こうした措置について、国民向けには「インフレ抑制のため」という説明で政府は通したが、国民からは相当な反発があったことが、『昭和財政史 終戦から講和まで』シリーズでは明らかにされている。その第12巻『金融(1)』100ページには、執筆者である中村隆英東大教授による、以下のような記述がある。

…(前略)…これ以降の政府の説明もこの趣旨で貫かれている。こうして、大蔵当局の一時インフレの高進を抑え、時をかせごうというひかえ目な判断に基づく政策効果の見通しはかくされたまま、公式には徹底的なインフレ対策としての面のみが強調され、一般もそのような政策としてこれを理解することになったのである。そこにこの政策がのちに多くの批判をあびなければならなくなった最大の理由があったといえよう。…(後略)…

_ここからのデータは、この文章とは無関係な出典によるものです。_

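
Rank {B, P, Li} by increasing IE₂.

P < B < Li

IE_2 is the cost of taking one more electron from the +1 cation: B⁺ still has 2 valence electrons; P⁺ still has 4 valence electrons; Li⁺ is the bare [He] core.
Pulling an electron out of a noble-gas core costs far more than removing a remaining valence electron, so Li sits at the high end of IE_2.
Valence configurations: B⁺ [He]2s², P⁺ [Ne]3s²3p².
The numbers (kJ/mol): B 2427, P 1907, Li 7298.
Overall IE_2 order: P < B < Li.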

(注)預金封鎖とは、銀行預金など金融資産の引き出しを制限すること。わが国の場合は新円切り替えと同時に実施され、約半年後に第一封鎖預金と第二封鎖預金に分割された。封鎖預金からの新円での引き出し可能な金額は、個人の場合、月額で世帯主300円、世帯員1人各100円だった。

戦時補償打ち切り、国内債務不履行を強行

無論、世界大戦の敗戦国という立場に陥り、社会全体が混乱のさなかにあった当時と、平時の現在とは状況が全く異なる。政府債務残高の規模が、当時とほぼ並ぶGDP比250%の規模に達したからといって、すぐに財政破たんするというものでもなかろう。しかしながら、国債の大半を国内で消化するという現在の状況は終戦当時に通じるし、現時点で債務の膨張に歯止めがかかる見通しは全く立っていない。

今後のわが国が、市場金利の上昇等により、安定的な財政運営の継続に行き詰まった場合、それが手遅れとなれば、終戦後に講じたのと同様の政策を、部分的にせよ発動せざるを得なくなる可能性も皆無ではなくなろう。この点こそを、現在のわが国は、国民一人一人が、自らの国の歴史を振り返りつつ、しっかり心に留めるべきである。